Молчун, не спросясь, подвёл под столбцами черту и вывел общий итог: из шести опытных плавок по строгой мере приняли без малого пятьсот коробок. Хабаров посмотрел на число и ничего не сказал; молчун тоже смолчал, только крепче сжал карандаш. В ведомостях валового пролёта стояли другие цифры. Из каждой контрольной сотни строгую меру по-прежнему проходили около тридцати коробок, и эта доля день за днём почти не менялась. Сёмка, проходя с коробками, задержался у доски, медленно пересчитал столбцы, шевельнул губами — шесть, и последний его, — и пошёл дальше, ничего не сказав, но шею держал прямее обычного, словно к тем столбцам имел теперь и свою долю. Имел.
* * *
Записка пришла на третий день, к вечеру, с заводским рассыльным: штабс-капитан Загряжский снова проездом в Туле, остановился в тех же номерах и просит подпоручика Хабарова зайти вечером, если тот свободен. Слог записки был сух и гладок, как всё у Загряжского, и в нижнем углу, без подписи, стояла приписка: «По делу, которое вы ведёте. Не по службе».
На этот раз чемоданы были закрыты и сдвинуты к стене, а на столе горела лампа и стояли два стакана остывшего чая. Загряжский поднялся навстречу и указал на стул, чего в июле не делал, — тогда говорил стоя, между двумя поездами. Сейчас он не торопился. Сел сам, отодвинул стакан и с минуту разглядывал Хабарова прямо, не мимо, словно сверял того, кого помнил, с тем, кто вошёл.
— Садитесь, подпоручик. Разговор не на ходу.
Хабаров сел.
— Я вашу субботнюю цифру помню, — начал Загряжский. — Триста заместо тысячи, и неделя вам была сроком. Помню и то, что вы мне тогда сказали: не неделя, мол, а ровная сталь и закалка по часам. — Он чуть склонил голову. — Так вот. Закалку-то вы, выходит, по часам повели.
— Веду. Шесть плавок прошло. Восемь десятков годных из ста держится.
— Восемь десятков, — повторил Загряжский негромко, будто сверял сумму со своей. — При валовых двадцати восьми.
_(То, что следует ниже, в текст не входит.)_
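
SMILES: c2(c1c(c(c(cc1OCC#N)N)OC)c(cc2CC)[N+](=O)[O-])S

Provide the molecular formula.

C15H15N3O4S

Heavy atoms from the SMILES: 15 C, 3 N, 4 O, 1 S.
Implicit hydrogens by atom environment:
  8 × C (aromatic): no H
  3 × O: no H
  2 × C: 3 H each → 6
  2 × C: 2 H each → 4
  2 × C (aromatic): 1 H each → 2
  1 × C: no H
  1 × N: 2 H
  1 × N (charge +1): no H
  1 × N: no H
  1 × O (charge -1): no H
  1 × S: 1 H
  Total hydrogens = 15.
Molecular formula: C15H15N3O4S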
— При двадцати восьми. Все восемьдесят три сошлись вслепую. И отстрел был, при свидетелях, под боевым: на выборке две задержки на сотню выстрелов, и те по капсюлю.
— Знаю-знаю, подпоручик. Копия отстрельного листа прошла по инспекторской линии вместе с вашей заявкой.
Загряжский встал, отошёл к окну. Он кружил — как кружил в июле, заходя издалека, никого не называя, — и в этом кружении и было то, ради чего он позвал.
— Я приложил ваш лист к очередной записке по своей инспекторской линии. Это не ваша бумага через голову начальства — мой служебный доклад. Полковник ваш отписал, что строгая приёмка уронит выпуск втрое; я отписал, что она нашла, где у завода течёт, и заткнула одну течь из ста. Разница, подпоручик, не в цифрах. В том, кто их прочтёт.
— И кто прочёл?
Вот этого Хабаров и ждал с той минуты, как сел, — куда штабс-капитан клонит и чьё имя держит за намёками. Загряжский к имени и вёл, и медлил у него — слово из тех, что раз произнесёшь, а назад уже не возьмёшь. Он оглянулся на дверь, плотно ли затворена, тем же коротким движением, что и в июле, и заговорил тише, будто стены номеров были тоньше, чем казались.